Tuesday, April 14, 2009

7 Principles for Actionable, Needs-based Segmentation, # 6

Step 6: Validate your Segmentation Model and your Hypotheses

 

Suppose that as a result of your segmentation analysis, you’ve developed such hypotheses as this: “Quick response, combined with a limited number of face-to-face visits, supported by telephone support for the account management combined with E-mail ordering capability, order tracking and greater use of electronic media for information summary are top priorities for our decentralized customers in the automotive aftermarket in the northeast with annual sales volumes of $50-$150 million.”

 

Before you take action, you’ll want to validate your conclusions. The segmentation model you’ve devised should, first of all, make intuitive sense based on your marketplace experience – and especially on that of your sales and customer service people.
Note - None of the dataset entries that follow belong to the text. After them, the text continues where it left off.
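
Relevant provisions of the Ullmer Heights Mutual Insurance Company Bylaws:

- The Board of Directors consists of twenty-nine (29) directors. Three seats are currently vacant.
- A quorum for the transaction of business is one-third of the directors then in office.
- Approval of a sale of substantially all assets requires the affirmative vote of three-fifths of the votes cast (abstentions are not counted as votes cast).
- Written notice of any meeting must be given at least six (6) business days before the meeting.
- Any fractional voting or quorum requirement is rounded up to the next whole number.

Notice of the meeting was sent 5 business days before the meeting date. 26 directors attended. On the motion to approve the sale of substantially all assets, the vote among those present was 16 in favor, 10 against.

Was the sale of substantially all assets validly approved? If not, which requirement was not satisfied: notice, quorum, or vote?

Notice: 5 business days given; 6 required (5 < 6). Not satisfied.
Quorum: 26 present; quorum is 9. Satisfied.
Vote: the sale of substantially all assets requires three-fifths of the votes cast (26). 3/5 of 26 = 15.60, rounded up to 16, so 16 affirmative votes are needed; 16 voted in favor. Satisfied.

Invalid — notice requirement not satisfied.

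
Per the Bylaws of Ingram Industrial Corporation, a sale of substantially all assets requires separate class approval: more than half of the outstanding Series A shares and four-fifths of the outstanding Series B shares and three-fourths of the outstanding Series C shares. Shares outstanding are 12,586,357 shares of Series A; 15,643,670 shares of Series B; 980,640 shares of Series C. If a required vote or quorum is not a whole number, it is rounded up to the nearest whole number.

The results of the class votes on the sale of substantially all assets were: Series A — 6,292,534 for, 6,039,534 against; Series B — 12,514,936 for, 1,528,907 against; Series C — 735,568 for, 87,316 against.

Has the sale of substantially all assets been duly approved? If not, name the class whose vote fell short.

Series A: a majority of 12586357 is 6293179; 6,293,179 required, 6,292,534 in favor — not approved.
Series B: 4/5 of 15643670 = 12514936; 12,514,936 required, 12,514,936 in favor — approved.
Series C: 3/4 of 980640 = 735480; 735,480 required, 735,568 in favor — approved.

Not approved — the Series A shares did not give the required vote.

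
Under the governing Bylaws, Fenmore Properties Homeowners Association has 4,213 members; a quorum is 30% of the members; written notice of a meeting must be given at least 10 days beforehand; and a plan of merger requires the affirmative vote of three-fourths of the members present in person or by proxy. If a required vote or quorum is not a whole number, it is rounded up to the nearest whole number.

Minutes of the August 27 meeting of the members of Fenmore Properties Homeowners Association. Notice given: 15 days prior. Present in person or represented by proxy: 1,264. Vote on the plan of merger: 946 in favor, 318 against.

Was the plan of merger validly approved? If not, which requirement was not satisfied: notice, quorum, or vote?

Invalid — vote requirement not satisfied.

Notice: 15 days given; 10 required. Satisfied.
Quorum: 30% of 4,213 = 1,263.90, rounded up to 1,264; 1,264 present. Satisfied.
Vote: requires three-fourths of those present (1,264); 3/4 of 1264 = 948, so 948 needed; 946 in favor. Not satisfied.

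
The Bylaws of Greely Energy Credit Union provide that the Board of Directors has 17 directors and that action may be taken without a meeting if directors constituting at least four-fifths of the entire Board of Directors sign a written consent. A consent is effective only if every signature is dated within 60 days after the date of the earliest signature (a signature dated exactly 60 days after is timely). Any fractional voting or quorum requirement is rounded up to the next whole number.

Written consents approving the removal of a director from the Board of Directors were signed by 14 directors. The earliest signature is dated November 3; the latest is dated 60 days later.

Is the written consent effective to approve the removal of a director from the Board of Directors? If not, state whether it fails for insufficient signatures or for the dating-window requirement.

Signatures required: at least four-fifths of 17 — 4/5 of 17 = 13.60, rounded up to 14, so 14 needed; 14 signed. Sufficient.
Dating window: the latest signature is 60 days after the earliest; the limit is 60 days. Within the window.

Effective — both the signature and dating-window requirements are satisfied.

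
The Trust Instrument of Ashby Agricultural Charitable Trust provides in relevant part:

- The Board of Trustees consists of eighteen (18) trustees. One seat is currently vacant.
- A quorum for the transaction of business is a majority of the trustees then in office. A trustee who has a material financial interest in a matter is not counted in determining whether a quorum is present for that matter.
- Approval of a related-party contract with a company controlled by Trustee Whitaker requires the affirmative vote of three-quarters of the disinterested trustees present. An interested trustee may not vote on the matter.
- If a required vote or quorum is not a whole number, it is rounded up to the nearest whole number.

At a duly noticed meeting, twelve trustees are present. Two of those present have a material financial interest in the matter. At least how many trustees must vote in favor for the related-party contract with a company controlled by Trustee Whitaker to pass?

The related-party contract with a company controlled by Trustee Whitaker requires three-fourths of the disinterested trustees present (12 − 2 = 10).
3/4 of 10 = 7.50, rounded up to 8.

8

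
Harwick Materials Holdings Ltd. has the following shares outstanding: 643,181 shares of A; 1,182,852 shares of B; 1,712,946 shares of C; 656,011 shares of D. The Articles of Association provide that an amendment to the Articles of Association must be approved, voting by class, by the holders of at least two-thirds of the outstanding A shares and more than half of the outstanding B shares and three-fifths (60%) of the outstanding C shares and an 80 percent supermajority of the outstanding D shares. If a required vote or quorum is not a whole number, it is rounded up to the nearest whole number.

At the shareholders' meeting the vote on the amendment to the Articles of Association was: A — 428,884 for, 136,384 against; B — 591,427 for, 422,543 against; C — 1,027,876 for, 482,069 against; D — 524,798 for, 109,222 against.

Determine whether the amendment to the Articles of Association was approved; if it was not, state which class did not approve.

A: 2/3 of 643181 = 428787.33, rounded up to 428788; 428,788 required, 428,884 in favor — approved.
B: a majority of 1182852 is 591427; 591,427 required, 591,427 in favor — approved.
C: 3/5 of 1712946 = 1027767.60, rounded up to 1027768; 1,027,768 required, 1,027,876 in favor — approved.
D: 4/5 of 656011 = 524808.80, rounded up to 524809; 524,809 required, 524,798 in favor — not approved.

Not approved — the D shares did not give the required vote.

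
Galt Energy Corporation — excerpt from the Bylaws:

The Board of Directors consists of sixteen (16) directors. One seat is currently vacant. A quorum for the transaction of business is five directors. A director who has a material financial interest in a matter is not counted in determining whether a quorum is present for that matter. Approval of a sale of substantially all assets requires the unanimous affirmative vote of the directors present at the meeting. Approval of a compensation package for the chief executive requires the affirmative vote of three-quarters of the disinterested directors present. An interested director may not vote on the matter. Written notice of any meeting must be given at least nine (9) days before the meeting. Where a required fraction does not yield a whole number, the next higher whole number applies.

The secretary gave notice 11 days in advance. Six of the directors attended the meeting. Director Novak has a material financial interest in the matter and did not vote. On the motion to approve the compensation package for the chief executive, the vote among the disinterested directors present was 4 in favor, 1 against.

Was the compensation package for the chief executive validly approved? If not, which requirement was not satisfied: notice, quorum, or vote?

Valid — all requirements satisfied.

Notice: 11 days given; 9 required (11 ≥ 9). Satisfied.
Quorum: 6 present, but the 1 interested director does not count, leaving 5. Quorum is 5. Satisfied.
Vote: the compensation package for the chief executive requires three-fourths of the disinterested directors present (6 − 1 = 5). 3/4 of 5 = 3.75, rounded up to 4, so 4 affirmative votes are needed; 4 voted in favor. Satisfied.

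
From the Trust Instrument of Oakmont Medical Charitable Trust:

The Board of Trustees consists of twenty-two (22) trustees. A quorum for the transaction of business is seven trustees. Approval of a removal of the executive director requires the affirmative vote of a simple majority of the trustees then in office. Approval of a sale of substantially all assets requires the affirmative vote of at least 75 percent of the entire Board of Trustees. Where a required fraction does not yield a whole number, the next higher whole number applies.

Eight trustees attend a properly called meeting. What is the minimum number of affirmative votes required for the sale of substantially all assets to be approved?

17

The sale of substantially all assets requires three-fourths of the entire Board of Trustees (22).
3/4 of 22 = 16.50, rounded up to 17.
(Only 8 can vote, so the sale of substantially all assets cannot pass at this meeting, but the required vote is still 17.)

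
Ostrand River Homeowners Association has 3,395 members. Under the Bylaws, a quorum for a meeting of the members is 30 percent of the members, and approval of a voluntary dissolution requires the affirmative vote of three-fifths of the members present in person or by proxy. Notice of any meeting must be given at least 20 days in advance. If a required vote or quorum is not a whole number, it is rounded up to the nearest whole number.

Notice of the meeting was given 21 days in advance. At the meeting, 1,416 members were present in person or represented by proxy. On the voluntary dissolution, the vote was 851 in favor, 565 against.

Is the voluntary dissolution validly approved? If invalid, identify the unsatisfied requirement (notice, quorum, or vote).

Notice: 21 days given; 20 required. Satisfied.
Quorum: 30% of 3,395 = 1,018.50, rounded up to 1,019; 1,416 present. Satisfied.
Vote: requires three-fifths of those present (1,416); 3/5 of 1416 = 849.60, rounded up to 850, so 850 needed; 851 in favor. Satisfied.

Valid — all requirements satisfied.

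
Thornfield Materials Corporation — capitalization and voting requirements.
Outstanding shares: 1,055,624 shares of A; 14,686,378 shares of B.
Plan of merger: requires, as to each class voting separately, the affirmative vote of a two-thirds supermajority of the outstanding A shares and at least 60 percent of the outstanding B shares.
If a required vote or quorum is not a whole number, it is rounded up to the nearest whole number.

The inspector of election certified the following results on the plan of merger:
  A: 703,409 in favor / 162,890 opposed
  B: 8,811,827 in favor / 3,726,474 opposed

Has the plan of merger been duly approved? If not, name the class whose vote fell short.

Not approved — the A shares did not give the required vote.

A: 2/3 of 1055624 = 703749.33, rounded up to 703750; 703,750 required, 703,409 in favor — not approved.
B: 3/5 of 14686378 = 8811826.80, rounded up to 8811827; 8,811,827 required, 8,811,827 in favor — approved.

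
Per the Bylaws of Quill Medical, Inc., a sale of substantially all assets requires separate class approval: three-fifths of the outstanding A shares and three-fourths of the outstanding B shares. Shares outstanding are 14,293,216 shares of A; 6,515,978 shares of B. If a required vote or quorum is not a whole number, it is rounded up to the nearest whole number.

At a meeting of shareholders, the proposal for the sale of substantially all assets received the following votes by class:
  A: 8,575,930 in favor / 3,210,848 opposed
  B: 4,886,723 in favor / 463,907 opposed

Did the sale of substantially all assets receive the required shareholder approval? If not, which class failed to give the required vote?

Not approved — the B shares did not give the required vote.

A: 3/5 of 14293216 = 8575929.60, rounded up to 8575930; 8,575,930 required, 8,575,930 in favor — approved.
B: 3/4 of 6515978 = 4886983.50, rounded up to 4886984; 4,886,984 required, 4,886,723 in favor — not approved.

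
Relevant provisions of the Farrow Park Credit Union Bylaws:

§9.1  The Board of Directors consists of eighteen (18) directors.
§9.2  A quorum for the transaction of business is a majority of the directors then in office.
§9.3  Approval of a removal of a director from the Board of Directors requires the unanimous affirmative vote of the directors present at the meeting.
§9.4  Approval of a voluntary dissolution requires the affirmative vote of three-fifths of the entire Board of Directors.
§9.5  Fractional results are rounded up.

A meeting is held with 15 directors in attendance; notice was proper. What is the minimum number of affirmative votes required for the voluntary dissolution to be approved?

The voluntary dissolution requires three-fifths of the entire Board of Directors (18).
3/5 of 18 = 10.80, rounded up to 11.

11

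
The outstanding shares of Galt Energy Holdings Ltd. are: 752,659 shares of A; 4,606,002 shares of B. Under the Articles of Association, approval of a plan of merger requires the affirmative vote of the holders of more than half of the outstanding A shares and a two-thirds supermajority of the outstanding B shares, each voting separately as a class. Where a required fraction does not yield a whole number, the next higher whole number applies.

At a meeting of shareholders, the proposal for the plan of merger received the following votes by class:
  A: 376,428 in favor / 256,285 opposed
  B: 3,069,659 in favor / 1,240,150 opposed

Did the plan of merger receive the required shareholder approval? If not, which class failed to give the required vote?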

Where findings are at issue, you may want to see if customer focus groups, closed on-line communities, or direct contact with the people in your Customer Management Centers confirm them. Timely and rigorous vetting of data hygiene and knowledge transfer come directly into play here. Clearly a great deal rides on having accurate information form which to work.

 

This would be a wonderful opportunity to make sure that you are incorporating that valuable insight now available to us through “social media.” An additional source of insightful wealth on this topic was published in Forrester’s Groundswell. For B2B marketers, their “social technographics profile” provides a superb tool that allows us to map their characteristics into our actionable model and affords us, through the on-going assimilation of knowledge available from the social media, the opportunity to monitor the substantive issues affecting our segmentation and to the course correction every CRM effort expects to need to make – only that much more quickly.